Hertha's Voronin proves blonds have more fun in Berlin
AFP · 10 Mar 2009, 07:47
Published: 10 Mar 2009 07:47 GMT+01:00
Liverpool fans, having seen Fernando Torres struggle with injury and Robbie Keane sold back to Spurs, must be wondering what drove manager Rafael Benitez to loan the 30-year-old to Hertha Berlin after just one season in England.
Whatever the reason, Hertha supporters are grateful as Voronin's 10 goals - boosted by a weekend hat-trick against Energie Cottbus - have put the capital city on top of the Bundesliga.
"I have fallen in love with Berlin. I want to stay here," said Voronin, whose loan deal expires on June 30.
The striker is under contract with Liverpool, with whom he scored five goals in 19 games last season, until 2011, but such is his determination to remain here that he has hinted at taking a pay cut to help soothe a possible deal. The problem is that Hertha are struggling financially.
"This summer we can't spend a single cent to buy new players," warned coach Lucien Favre.
The 57-time capped, pony-tailed Voronin has been flying since the resumption of action following the winter break. Seven of his 10 goals have come since the turn of the year; two secured a 2-1 win over Bayern Munich.

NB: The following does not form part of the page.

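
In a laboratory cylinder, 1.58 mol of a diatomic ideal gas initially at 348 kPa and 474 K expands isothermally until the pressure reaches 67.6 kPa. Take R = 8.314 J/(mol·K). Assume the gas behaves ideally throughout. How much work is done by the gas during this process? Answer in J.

10200 J

V₁ = nRT₁/P₁ = 1.58×8.314×474/348 = 17.9 L.
Isothermal: T stays 474 K; PV = const ⇒ V₂ = 92.1 L, P₂ = 67.6 kPa.
W = nRT ln(V₂/V₁) = 1.58×8.314×474×ln(5.15) = 10200 J.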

Voronin, a fluent German speaker and the father of two children, is no stranger to Germany. Hertha is his fifth club in the country having started with Borussia Mönchengladbach in 1997, then playing for Mainz from 2000-2003, Cologne from 2003-2005, and Bayer Leverkusen from where he joined Liverpool.
But Hertha has captured his imagination after his frustrating, bench-warming season in the English Premier League.
"The success here is down to good organisation and discipline on the pitch," Voronin told Kicker magazine "Every day we have tactics training. When you do this all the time, you know what you have to do on match days."
So the stage is set for Voronin to make his mark on the closing stages of the campaign before the tough negotiations over a contract get underway. But with a cash-strapped club, the future is uncertain.
"My next contract will possibly be my last so it has to be a good one," he made clear.